USMEF Continues Relief, Recovery Efforts as Impact Lingers

It is 17 months since an earthquake and tsunami devastated northeastern Japan, but the impact lingers. More than 10,000 people are still living in temporary housing and shelters, and the economy of the region is slow to rebound.

USMEF is continuing to support families in need

USMEF is continuing to support families in need

USMEF is continuing to support both families in need and the economic recovery of the Tohoku region through efforts such as a beef tongue promotion going on through Aug. 31 in cooperation with the Sendai Beef Tongue Association and the Japan Yakiniku Association.

“One goal in this program is to support the recovery of local beef tongue yakiniku restaurants that have been strong partners with the U.S. beef industry,” said Takemichi Yamashoji, senior marketing director for USMEF-Japan. “At the same time, a portion of the sales will be donated to the Miyagi Children’s Scholarship Fund for children who lost their parents in the disaster last year.”

Funding for the promotion comes from the USDA Market Access Program (MAP), the Nebraska Beef Council and Nebraska Corn Board.

Both the beef tongue restaurants and the larger yakiniku sector in the region have suffered continuing effects from the disaster. The yakiniku industry, which uses large amounts of U.S. variety meat, has seen its business decline as elevated radioactivity levels have been detected in local meat and several people have reported food poisoning from domestic beef livers.
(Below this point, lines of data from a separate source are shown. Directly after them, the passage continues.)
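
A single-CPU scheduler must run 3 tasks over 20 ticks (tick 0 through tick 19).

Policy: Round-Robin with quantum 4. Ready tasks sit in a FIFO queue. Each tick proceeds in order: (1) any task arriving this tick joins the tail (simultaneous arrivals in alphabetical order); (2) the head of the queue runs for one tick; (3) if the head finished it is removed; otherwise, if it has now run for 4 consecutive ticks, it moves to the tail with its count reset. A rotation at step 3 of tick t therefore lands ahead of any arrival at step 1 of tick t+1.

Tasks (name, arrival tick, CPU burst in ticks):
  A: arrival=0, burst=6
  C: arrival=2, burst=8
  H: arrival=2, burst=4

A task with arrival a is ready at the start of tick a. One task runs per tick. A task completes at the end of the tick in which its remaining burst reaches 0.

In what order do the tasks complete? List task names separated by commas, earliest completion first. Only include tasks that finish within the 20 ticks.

completion order = H, A, C

t=0: queue=[A] q_used=0 → run A
t=1: queue=[A] q_used=1 → run A
t=2: queue=[A,C,H] q_used=2 → run A
t=3: queue=[A,C,H] q_used=3 → run A
t=4: queue=[C,H,A] q_used=0 → run C
t=5: queue=[C,H,A] q_used=1 → run C
t=6: queue=[C,H,A] q_used=2 → run C
t=7: queue=[C,H,A] q_used=3 → run C
t=8: queue=[H,A,C] q_used=0 → run H
t=9: queue=[H,A,C] q_used=1 → run H
t=10: queue=[H,A,C] q_used=2 → run H
t=11: queue=[H,A,C] q_used=3 → run H
t=12: queue=[A,C] q_used=0 → run A
t=13: queue=[A,C] q_used=1 → run A
t=14: queue=[C] q_used=0 → run C
t=15: queue=[C] q_used=1 → run C
t=16: queue=[C] q_used=2 → run C
t=17: queue=[C] q_used=3 → run C
t=18: (idle)
t=19: (idle)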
“Beef tongue yakiniku is an important part of the local food culture,” said Yamashoji. “Before BSE (2003), these restaurants used about 5,000 metric tons of U.S. beef tongue annually, but they had to move to Australian and New Zealand products as the supply of U.S. product ran short.”

A poster advertising U.S. beef tongue

A poster advertising U.S. beef tongue

More than 30 companies with 107 local restaurant outlets have joined the promotion, reintroducing U.S. beef tongue in the process. Many of the restaurants are changing in anticipation of the Japanese government’s expected expansion of access for U.S. beef from cattle under 20 months of age up to cattle under 30 months of age.

Wider access for U.S. beef is expected to have the greatest impact on Japan’s yakiniku industry, according to Yamashoji.

“We want to reacquaint Japanese consumers with the high quality and taste of U.S. beef variety meat,” he said. “Greater access will mean expanded imports of American beef.”

To generate excitement and awareness of the promotion, USMEF is using Twitter, Facebook, train advertising and its own website, while conducting a sweepstakes in which consumers can win U.S. beef tongue and U.S. beef yakiniku prizes.

Not only is the promotion getting widespread attention in Tohoku, but yakiniku restaurants across Japan are displaying posters for the campaign in solidarity with Tohoku and to bolster yakiniku consumption for the season.

Relief Campaign Continues

In addition to the tongue promotion, USMEF continues to support the “relief” portion of its Japan Relief and Recovery Campaign. At this week’s Moving Star Festival in Rikuzentakata, a city destroyed in last March’s earthquake, USMEF and local volunteer organizations will distribute 5,000 meals containing U.S. pork sausage and U.S. beef strip loin to residents.

Over the coming weeks, USMEF will support smaller meal distributions in Miyagi, Fukushima and Shizuoka for children and mothers living in temporary housing, as well as at a children’s summer camp operated by relief organizations in Fukushima. Support for these outreach efforts is provided through the Minnesota Soybean Research & Promotion Council and the Nebraska Beef Council.

“The generosity of the American producer organizations that contributed to the USMEF Japan Relief and Recovery Effort is continuing to pay dividends in Japan,” said Philip Seng, USMEF president and CEO. “The program continues to help our friends in Japan on multiple levels: both with the immediate need of providing hot meals to displaced families as well as the longer-term effort of encouraging the consumer activity necessary for economic recovery. On both fronts, we believe it has been a complete success.”

The USMEF Japan Relief and Recovery Effort has collaborated with hundreds of companies and nonprofit groups in Japan since March 2011, providing nearly 200,000 hot meals containing U.S. beef and pork to displaced families.

Through the first five months of 2012, Japan is the No. 1 value market for U.S. pork exports and No. 3 value market for U.S. beef. It has purchased 199,061 metric tons (438.8 million pounds) of pork valued at $869.1 million and 56,297 metric tons (124.1 million pounds) of beef valued at $370.7 million.